Tuesday, August 23, 2011

Clinical Decision Support or Prior Authorization?

Douglas Tardio, CEO of CareCore National, recently wrote an article, A Case for Prior Authorization of Imaging Services, discussing the pros and cons of CDS (Clinical Decision Support) versus Prior Authorization. As CEO of one of the largest RBMs (Radiology Benefit Managers) in the country, it is not surprising Mr. Tardio would end up siding with prior authorization.

While I am not a big fan of prior authorization nor am I on the CDS bandwagon, he makes a valid point. Mr. Tardio states that with both approaches, "data comes from vast archives of patient outcomes, clinical trials and other scientific data, eliminating the guesswork about how best to address the clinical needs of a patient." Most RBMs and CDS software systems use ACR (American College of Radiology) guidelines as the basis for their criteria.

Mr. Tardio describes the benefit of prior authorization as, it "ensures that the patient receives the appropriate test based on their unique medical history and situation, physicians subject to prior authorization are only reimbursed for services that are deemed medically necessary based on very specific evidence-based pathway criteria." In other words, the health insurance company will not pay for advanced imaging that does not meet "very specific evidence-based pathway criteria". The last time I looked (today, actually), ACR has guidelines, not "very specific evidence-based pathway criteria." So who develops this "very specific evidence-based criteria"? Health insurance companies and radiology benefit managers do.

The second and last benefit of prior authorization, Mr. Tardio states, "Prior authorization for radiology alone, on average, can reduce health care costs by more than $60 per insured each year ($60 million/year for a million-member health plan) while reducing patient exposure to unnecessary radiation from inappropriate diagnostic testing. Okay, for arguments sake, let's go with the savings of $60 per insured per year figure. I would bet the farm that $60 is not going to be passed on to the patient. And, it is highly likely the medical office pays out a large portion of that $60 per month per insured on health insurance administrative costs.
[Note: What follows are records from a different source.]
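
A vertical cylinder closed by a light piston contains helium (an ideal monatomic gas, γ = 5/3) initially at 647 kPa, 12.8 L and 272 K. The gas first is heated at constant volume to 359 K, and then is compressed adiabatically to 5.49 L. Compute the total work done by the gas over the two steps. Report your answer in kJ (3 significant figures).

W_total ≈ -12.4 kJ

Step 1 (isochoric): W = 0 (constant volume).
After step 1: P = 853.9 kPa (V unchanged).
Step 2 (adiabatic): W = (P₁V₁ − P₂V₂)/(γ−1) = (10930 − 19219)/0.667 = -12433 J.
W_total = 0 − 12433 = -12433 J.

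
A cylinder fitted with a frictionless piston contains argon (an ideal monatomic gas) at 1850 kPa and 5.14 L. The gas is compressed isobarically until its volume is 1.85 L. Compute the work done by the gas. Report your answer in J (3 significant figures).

Isobaric: W = P ΔV.
W = (1850 kPa)(1.85 − 5.14 L) = (1850)(-3.29) = -6086 J.

W ≈ -6090 J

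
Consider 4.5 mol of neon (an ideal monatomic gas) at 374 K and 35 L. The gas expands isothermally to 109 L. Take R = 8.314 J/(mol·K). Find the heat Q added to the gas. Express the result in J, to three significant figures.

Isothermal ⇒ ΔU = 0, so Q = W = nRT ln(V₂/V₁).
Q = (4.5)(8.314)(374) ln(109/35) = 13992 × 1.136 = 15895 J.

Q ≈ 15900 J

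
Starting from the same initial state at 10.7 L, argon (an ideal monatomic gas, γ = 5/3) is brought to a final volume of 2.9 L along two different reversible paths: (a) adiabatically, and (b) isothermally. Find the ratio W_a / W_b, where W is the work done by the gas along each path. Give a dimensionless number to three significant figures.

Path (a) adiabatic: W = P₁V₁(1 − (V₁/V₂)^(γ−1))/(γ−1) → W_a/(P₁V₁) = -2.082.
Path (b) isothermal: W = P₁V₁ ln(V₂/V₁) → W_b/(P₁V₁) = -1.306.
W_a / W_b = -2.082 / -1.306 = 1.594.

W_a / W_b ≈ 1.59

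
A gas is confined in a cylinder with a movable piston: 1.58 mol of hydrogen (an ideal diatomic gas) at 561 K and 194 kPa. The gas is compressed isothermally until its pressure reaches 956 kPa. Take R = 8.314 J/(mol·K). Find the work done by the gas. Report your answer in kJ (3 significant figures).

W ≈ -11.8 kJ

Isothermal process: W = nRT ln(V₂/V₁) = nRT ln(P₁/P₂).
W = (1.58)(8.314)(561) × ln(194/956)
  = 7369 × ln(0.2029) = 7369 × -1.595
W_by_gas = -11753 J.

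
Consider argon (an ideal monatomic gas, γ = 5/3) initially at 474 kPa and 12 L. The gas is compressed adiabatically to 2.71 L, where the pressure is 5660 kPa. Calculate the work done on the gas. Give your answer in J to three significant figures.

Adiabatic: W = (P₁V₁ − P₂V₂)/(γ − 1) with γ = 5/3.
P₁V₁ = 5688 J, P₂V₂ = 15339 J.
W = (5688 − 15339) / 0.6667 = -14476 J.
Work on gas = −W_by = 14476 J.

W ≈ 14500 J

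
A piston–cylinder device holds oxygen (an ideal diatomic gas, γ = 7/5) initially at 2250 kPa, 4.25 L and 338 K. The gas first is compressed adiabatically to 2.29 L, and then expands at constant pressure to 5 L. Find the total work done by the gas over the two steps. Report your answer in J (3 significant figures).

W_total ≈ 7780 J

Step 1 (adiabatic): W = (P₁V₁ − P₂V₂)/(γ−1) = (9562 − 12246)/0.4 = -6709 J.
After step 1: P = 5348 kPa, V = 2.29 L, T = 432.9 K.
Step 2 (isobaric): W = PΔV = (5348 kPa)(5 − 2.29 L) = 14492 J.
W_total = -6709 + 14492 = 7783 J.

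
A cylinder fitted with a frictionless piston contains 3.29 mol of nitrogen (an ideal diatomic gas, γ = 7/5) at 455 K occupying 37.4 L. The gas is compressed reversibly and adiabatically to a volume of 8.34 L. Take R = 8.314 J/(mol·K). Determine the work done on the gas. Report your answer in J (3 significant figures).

W ≈ 25600 J

Adiabatic: TV^(γ−1) = const with γ = 7/5.
T₂ = T₁ (V₁/V₂)^(γ−1) = 455 × (37.4/8.34)^0.4 = 455 × 1.823 = 829.3 K.
W_by = nCᵥ(T₁ − T₂) = (3.29)(20.79)(455 − 829.3) = -25593 J.
Work on gas = −W_by = 25593 J.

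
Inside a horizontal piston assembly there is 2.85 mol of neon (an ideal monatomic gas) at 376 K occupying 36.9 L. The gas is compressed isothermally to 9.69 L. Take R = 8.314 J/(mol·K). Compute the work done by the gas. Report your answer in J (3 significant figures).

W ≈ -11900 J

Isothermal: W = nRT ln(V₂/V₁).
W = (2.85)(8.314)(376) × ln(9.69/36.9)
  = 8909 × -1.337
W_by_gas = -11913 J.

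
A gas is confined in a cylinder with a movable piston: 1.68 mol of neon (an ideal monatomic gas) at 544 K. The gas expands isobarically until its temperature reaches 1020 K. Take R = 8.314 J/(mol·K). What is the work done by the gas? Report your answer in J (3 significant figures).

W ≈ 6650 J

Isobaric: W = P ΔV = nR ΔT.
W = (1.68)(8.314)(1020 − 544) = 6649 J.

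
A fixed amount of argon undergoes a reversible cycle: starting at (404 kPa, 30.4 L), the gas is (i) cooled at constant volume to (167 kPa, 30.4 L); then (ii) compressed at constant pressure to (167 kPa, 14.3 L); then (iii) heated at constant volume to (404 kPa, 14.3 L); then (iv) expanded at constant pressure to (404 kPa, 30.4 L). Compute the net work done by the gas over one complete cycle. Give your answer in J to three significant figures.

W_net ≈ 3820 J

Constant-volume legs do no work.
W(ii) = (167)(14.3 − 30.4) = -2689 J; W(iv) = (404)(30.4 − 14.3) = 6504 J.
W_net = -2689 + 6504 = 3816 J (the clockwise enclosed area).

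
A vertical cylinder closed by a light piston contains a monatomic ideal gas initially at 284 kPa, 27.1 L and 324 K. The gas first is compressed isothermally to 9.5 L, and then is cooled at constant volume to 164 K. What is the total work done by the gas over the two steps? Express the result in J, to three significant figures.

W_total ≈ -8070 J

Step 1 (isothermal): W = P₁V₁ ln(V₂/V₁) = (7696) ln(9.5/27.1) = -8068 J.
Step 2 (isochoric): W = 0 (constant volume).
W_total = -8068 + 0 = -8068 J.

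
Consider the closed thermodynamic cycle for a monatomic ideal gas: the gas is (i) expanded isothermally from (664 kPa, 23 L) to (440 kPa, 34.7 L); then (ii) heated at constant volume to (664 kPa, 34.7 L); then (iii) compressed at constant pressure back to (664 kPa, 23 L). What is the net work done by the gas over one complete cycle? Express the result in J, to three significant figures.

W_net ≈ -1490 J

Leg (i): W = PᵢVᵢ ln(V_f/Vᵢ) = (15272) ln(34.7/23) = 6281 J.
Leg (ii): W = 0.
Leg (iii): W = PΔV = (664)(23 − 34.7) = -7769 J.
W_net = 6281 − 7769 = -1488 J.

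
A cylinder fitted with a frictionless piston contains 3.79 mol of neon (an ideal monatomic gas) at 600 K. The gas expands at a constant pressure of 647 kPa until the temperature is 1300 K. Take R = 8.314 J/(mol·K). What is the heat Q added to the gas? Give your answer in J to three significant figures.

Q ≈ 55100 J

Isobaric: W = nRΔT = (3.79)(8.314)(700) = 22057 J.
ΔU = nCᵥΔT with Cᵥ = 3R/2: ΔU = (3.79)(12.47)(700) = 33086 J.
Q = ΔU + W = 33086 + 22057 = 55143 J.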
In regards to the cons of CDS, Mr. Tardio states, "Criticism of prior authorization systems tends to revolve around the fact that physicians must obtain authorization via phone or online, which critics say can be more time consuming than decision support systems. In fact, the tools used in both systems are virtually identical — and equally time-consuming from a pure administration standpoint." Yes, it is a known fact, they are both equally time consuming. That is the reason most medical offices hire staff to specifically perform prior authorization. As with the Prior Authorization process, the CDS process will also require someone (aka medical office staff) to input the clinical to spew out a rating of appropriate versus less appropriate. One of the differences with CDS is a medical office staff person will not have to wait on hold for the next available representative and the software is easily accessible to them in their own office. Another difference is if the clinical does not match evidence-based guidelines, the physician can choose an alternate study or proceed with the study he/she requested.
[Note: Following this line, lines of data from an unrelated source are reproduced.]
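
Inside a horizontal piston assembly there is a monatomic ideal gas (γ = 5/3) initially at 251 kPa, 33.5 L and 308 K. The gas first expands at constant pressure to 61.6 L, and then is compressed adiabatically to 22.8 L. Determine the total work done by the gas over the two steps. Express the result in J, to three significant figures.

Step 1 (isobaric): W = PΔV = (251 kPa)(61.6 − 33.5 L) = 7053 J.
After step 1: P = 251 kPa, V = 61.6 L, T = 566.4 K.
Step 2 (adiabatic): W = (P₁V₁ − P₂V₂)/(γ−1) = (15462 − 29993)/0.667 = -21797 J.
W_total = 7053 − 21797 = -14744 J.

W_total ≈ -14700 J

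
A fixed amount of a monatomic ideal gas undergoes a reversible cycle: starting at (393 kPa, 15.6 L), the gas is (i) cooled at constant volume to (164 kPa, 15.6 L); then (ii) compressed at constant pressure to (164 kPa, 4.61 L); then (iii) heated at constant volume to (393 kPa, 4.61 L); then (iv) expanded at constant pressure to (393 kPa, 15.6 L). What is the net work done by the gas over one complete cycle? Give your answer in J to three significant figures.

Constant-volume legs do no work.
W(ii) = (164)(4.61 − 15.6) = -1802 J; W(iv) = (393)(15.6 − 4.61) = 4319 J.
W_net = -1802 + 4319 = 2517 J (the clockwise enclosed area).

W_net ≈ 2520 J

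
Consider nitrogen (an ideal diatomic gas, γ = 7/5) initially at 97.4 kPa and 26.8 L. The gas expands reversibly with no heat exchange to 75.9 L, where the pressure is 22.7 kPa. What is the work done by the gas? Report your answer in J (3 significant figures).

Adiabatic: W = (P₁V₁ − P₂V₂)/(γ − 1) with γ = 7/5.
P₁V₁ = 2610 J, P₂V₂ = 1723 J.
W = (2610 − 1723) / 0.4 = 2218 J.

W ≈ 2220 J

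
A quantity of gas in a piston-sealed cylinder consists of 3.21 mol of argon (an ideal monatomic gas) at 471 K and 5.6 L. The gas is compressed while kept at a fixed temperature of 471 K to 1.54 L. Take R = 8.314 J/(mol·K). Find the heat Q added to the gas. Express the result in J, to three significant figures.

Isothermal ⇒ ΔU = 0, so Q = W = nRT ln(V₂/V₁).
Q = (3.21)(8.314)(471) ln(1.54/5.6) = 12570 × -1.291 = -16228 J.

Q ≈ -16200 J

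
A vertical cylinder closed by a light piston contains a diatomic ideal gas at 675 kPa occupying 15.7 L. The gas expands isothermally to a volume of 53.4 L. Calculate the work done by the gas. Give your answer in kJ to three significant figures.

W ≈ 13.0 kJ

Isothermal: W = nRT ln(V₂/V₁) = P₁V₁ ln(V₂/V₁).
P₁V₁ = (675 kPa)(15.7 L) = 10598 J.
W = 10598 × ln(53.4/15.7) = 10598 × 1.224
W_by_gas = 12973 J.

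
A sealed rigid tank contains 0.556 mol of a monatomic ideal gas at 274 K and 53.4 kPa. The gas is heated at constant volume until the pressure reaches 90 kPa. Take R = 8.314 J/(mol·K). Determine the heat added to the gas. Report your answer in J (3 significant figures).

Constant volume ⇒ W = 0, so Q = ΔU = nCᵥΔT with Cᵥ = 3R/2 = 12.47 J/(mol·K).
At constant V, T₂/T₁ = P₂/P₁ ⇒ ΔT = T₁(P₂/P₁ − 1) = 274·(90/53.4 − 1) = 187.8 K.
ΔU = (0.556)(12.47)(187.8) = 1302 J.

Q ≈ 1300 J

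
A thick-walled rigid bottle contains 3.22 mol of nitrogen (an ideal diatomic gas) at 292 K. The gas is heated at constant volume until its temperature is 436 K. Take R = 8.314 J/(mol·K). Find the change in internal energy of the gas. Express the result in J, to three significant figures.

ΔU ≈ 9640 J

Constant volume ⇒ W = 0, so Q = ΔU = nCᵥΔT with Cᵥ = 5R/2 = 20.79 J/(mol·K).
ΔU = (3.22)(20.79)(436 − 292) = 9638 J.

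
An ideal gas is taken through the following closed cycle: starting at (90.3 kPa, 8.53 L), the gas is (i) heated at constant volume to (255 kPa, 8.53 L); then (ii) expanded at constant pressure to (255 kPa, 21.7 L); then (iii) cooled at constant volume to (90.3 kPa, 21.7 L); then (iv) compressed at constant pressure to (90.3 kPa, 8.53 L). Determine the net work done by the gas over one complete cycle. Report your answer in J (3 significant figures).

W_net ≈ 2170 J

Constant-volume legs do no work.
W(ii) = (255)(21.7 − 8.53) = 3358 J; W(iv) = (90.3)(8.53 − 21.7) = -1189 J.
W_net = 3358 − 1189 = 2169 J (the clockwise enclosed area).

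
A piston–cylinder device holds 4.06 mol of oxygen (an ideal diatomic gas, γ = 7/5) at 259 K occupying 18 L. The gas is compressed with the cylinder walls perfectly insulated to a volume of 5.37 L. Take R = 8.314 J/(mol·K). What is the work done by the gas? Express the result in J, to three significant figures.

W ≈ -13600 J

Adiabatic: TV^(γ−1) = const with γ = 7/5.
T₂ = T₁ (V₁/V₂)^(γ−1) = 259 × (18/5.37)^0.4 = 259 × 1.622 = 420.2 K.
W_by = nCᵥ(T₁ − T₂) = (4.06)(20.79)(259 − 420.2) = -13600 J.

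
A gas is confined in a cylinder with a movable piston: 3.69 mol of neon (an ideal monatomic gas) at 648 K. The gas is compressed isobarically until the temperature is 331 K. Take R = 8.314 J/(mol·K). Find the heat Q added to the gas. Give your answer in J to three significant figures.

Q ≈ -24300 J

Isobaric: W = nRΔT = (3.69)(8.314)(-317) = -9725 J.
ΔU = nCᵥΔT with Cᵥ = 3R/2: ΔU = (3.69)(12.47)(-317) = -14588 J.
Q = ΔU + W = -14588 − 9725 = -24313 J.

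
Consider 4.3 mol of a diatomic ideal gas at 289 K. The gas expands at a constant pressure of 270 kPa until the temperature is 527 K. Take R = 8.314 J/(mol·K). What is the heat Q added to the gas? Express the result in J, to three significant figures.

Isobaric: W = nRΔT = (4.3)(8.314)(238) = 8509 J.
ΔU = nCᵥΔT with Cᵥ = 5R/2: ΔU = (4.3)(20.79)(238) = 21271 J.
Q = ΔU + W = 21271 + 8509 = 29780 J.

Q ≈ 29800 J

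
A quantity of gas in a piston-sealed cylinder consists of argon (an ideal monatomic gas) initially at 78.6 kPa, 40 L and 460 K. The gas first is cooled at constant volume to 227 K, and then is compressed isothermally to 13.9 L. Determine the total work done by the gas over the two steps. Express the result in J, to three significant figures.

Step 1 (isochoric): W = 0 (constant volume).
After step 1: P = 38.79 kPa (V unchanged).
Step 2 (isothermal): W = P₁V₁ ln(V₂/V₁) = (1551) ln(13.9/40) = -1640 J.
W_total = 0 − 1640 = -1640 J.

W_total ≈ -1640 J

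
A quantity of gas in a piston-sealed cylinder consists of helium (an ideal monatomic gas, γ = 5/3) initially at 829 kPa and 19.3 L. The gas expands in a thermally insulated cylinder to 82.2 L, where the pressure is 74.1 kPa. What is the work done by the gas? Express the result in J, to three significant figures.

W ≈ 14900 J

Adiabatic: W = (P₁V₁ − P₂V₂)/(γ − 1) with γ = 5/3.
P₁V₁ = 16000 J, P₂V₂ = 6091 J.
W = (16000 − 6091) / 0.6667 = 14863 J.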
In my opinion, there has to be a hybrid system, a cross between CDS and the RBM process. Of course, the system has to use evidence-based medical guidelines not strict pathway criteria designed by health insurance companies and radiology benefit managers. It has to be easy to use by all medical staff, hold the physician accountable and ensure the patient gets the right test at the right time. The CDS system is a good model. To use it efficiently, there should be a discussion with a radiologist or specialist in that field if the CDS system offers an alternative study and the physician declines. I don't believe we can drive down the costs of advanced imaging or health care in general by giving physicians carte blanche when it comes to advanced imaging.
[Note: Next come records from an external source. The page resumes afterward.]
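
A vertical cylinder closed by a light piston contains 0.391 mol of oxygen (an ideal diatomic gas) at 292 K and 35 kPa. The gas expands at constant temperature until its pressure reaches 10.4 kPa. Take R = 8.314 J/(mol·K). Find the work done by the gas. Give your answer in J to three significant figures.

W ≈ 1150 J

Isothermal process: W = nRT ln(V₂/V₁) = nRT ln(P₁/P₂).
W = (0.391)(8.314)(292) × ln(35/10.4)
  = 949.2 × ln(3.365) = 949.2 × 1.214
W_by_gas = 1152 J.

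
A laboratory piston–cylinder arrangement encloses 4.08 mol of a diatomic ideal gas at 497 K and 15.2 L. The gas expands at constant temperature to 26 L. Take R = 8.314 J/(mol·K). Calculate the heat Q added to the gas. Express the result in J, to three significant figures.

Q ≈ 9050 J

Isothermal ⇒ ΔU = 0, so Q = W = nRT ln(V₂/V₁).
Q = (4.08)(8.314)(497) ln(26/15.2) = 16859 × 0.5368 = 9050 J.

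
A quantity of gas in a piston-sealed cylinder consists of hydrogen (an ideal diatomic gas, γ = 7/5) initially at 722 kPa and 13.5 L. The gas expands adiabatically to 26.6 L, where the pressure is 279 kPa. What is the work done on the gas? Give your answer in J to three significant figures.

Adiabatic: W = (P₁V₁ − P₂V₂)/(γ − 1) with γ = 7/5.
P₁V₁ = 9747 J, P₂V₂ = 7421 J.
W = (9747 − 7421) / 0.4 = 5814 J.
Work on gas = −W_by = -5814 J.

W ≈ -5810 J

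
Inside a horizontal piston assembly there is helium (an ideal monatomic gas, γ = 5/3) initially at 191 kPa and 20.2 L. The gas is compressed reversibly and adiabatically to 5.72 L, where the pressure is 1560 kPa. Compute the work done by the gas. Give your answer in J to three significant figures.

Adiabatic: W = (P₁V₁ − P₂V₂)/(γ − 1) with γ = 5/3.
P₁V₁ = 3858 J, P₂V₂ = 8923 J.
W = (3858 − 8923) / 0.6667 = -7597 J.

W ≈ -7600 J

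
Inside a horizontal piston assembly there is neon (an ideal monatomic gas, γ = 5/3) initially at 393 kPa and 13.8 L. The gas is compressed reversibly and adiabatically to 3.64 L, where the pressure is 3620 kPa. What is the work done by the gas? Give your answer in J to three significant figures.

W ≈ -11600 J

Adiabatic: W = (P₁V₁ − P₂V₂)/(γ − 1) with γ = 5/3.
P₁V₁ = 5423 J, P₂V₂ = 13177 J.
W = (5423 − 13177) / 0.6667 = -11630 J.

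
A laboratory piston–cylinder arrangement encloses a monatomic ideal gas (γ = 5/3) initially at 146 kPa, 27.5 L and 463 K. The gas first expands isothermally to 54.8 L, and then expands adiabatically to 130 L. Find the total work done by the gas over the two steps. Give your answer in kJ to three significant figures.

W_total ≈ 5.41 kJ

Step 1 (isothermal): W = P₁V₁ ln(V₂/V₁) = (4015) ln(54.8/27.5) = 2768 J.
After step 1: P = 73.27 kPa, V = 54.8 L, T = 463 K.
Step 2 (adiabatic): W = (P₁V₁ − P₂V₂)/(γ−1) = (4015 − 2257)/0.667 = 2637 J.
W_total = 2768 + 2637 = 5405 J.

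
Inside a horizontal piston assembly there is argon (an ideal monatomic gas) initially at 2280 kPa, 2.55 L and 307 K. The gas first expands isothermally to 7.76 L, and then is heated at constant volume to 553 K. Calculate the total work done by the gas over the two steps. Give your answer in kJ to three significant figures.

W_total ≈ 6.47 kJ

Step 1 (isothermal): W = P₁V₁ ln(V₂/V₁) = (5814) ln(7.76/2.55) = 6470 J.
Step 2 (isochoric): W = 0 (constant volume).
W_total = 6470 + 0 = 6470 J.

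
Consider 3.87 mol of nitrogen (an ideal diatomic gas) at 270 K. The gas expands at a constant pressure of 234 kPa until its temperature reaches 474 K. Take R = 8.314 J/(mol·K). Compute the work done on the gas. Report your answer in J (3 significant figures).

Isobaric: W = P ΔV = nR ΔT.
W = (3.87)(8.314)(474 − 270) = 6564 J.
Work on gas = −W_by = -6564 J.

W ≈ -6560 J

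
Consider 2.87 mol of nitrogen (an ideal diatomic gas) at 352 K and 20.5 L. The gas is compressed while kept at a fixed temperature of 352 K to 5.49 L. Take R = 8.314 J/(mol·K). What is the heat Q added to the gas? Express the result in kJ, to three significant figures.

Q ≈ -11.1 kJ

Isothermal ⇒ ΔU = 0, so Q = W = nRT ln(V₂/V₁).
Q = (2.87)(8.314)(352) ln(5.49/20.5) = 8399 × -1.317 = -11066 J.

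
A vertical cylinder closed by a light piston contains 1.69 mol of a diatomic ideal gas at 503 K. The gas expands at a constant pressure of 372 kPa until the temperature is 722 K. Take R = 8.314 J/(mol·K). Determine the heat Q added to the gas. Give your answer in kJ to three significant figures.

Isobaric: W = nRΔT = (1.69)(8.314)(219) = 3077 J.
ΔU = nCᵥΔT with Cᵥ = 5R/2: ΔU = (1.69)(20.79)(219) = 7693 J.
Q = ΔU + W = 7693 + 3077 = 10770 J.

Q ≈ 10.8 kJ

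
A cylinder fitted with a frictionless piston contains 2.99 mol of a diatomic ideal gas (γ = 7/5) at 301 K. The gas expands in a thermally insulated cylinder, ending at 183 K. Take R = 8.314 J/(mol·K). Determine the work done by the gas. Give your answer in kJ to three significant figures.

Adiabatic ⇒ Q = 0, so W_by = −ΔU = nCᵥ(T₁ − T₂).
Cᵥ = 5R/2 = 20.79 J/(mol·K).
W = (2.99)(20.79)(301 − 183) = 7333 J.

W ≈ 7.33 kJ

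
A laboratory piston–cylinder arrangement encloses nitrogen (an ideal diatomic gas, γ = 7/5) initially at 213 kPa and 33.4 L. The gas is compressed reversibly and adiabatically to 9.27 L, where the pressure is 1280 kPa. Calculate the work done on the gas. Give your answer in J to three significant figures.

Adiabatic: W = (P₁V₁ − P₂V₂)/(γ − 1) with γ = 7/5.
P₁V₁ = 7114 J, P₂V₂ = 11866 J.
W = (7114 − 11866) / 0.4 = -11878 J.
Work on gas = −W_by = 11878 J.

W ≈ 11900 J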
In my experience as a former senior nurse reviewer, most often physicians do request appropriate advanced imaging. But with all the changes in technology and usage, advanced imaging is rapidly changing. It is very difficult for any medical provider to keep up to date on the current uses for advanced imaging. It's a given, we are all going to have to live with the regulation of advanced imaging in order to curb health care costs. I choose CDS with a little tweaking.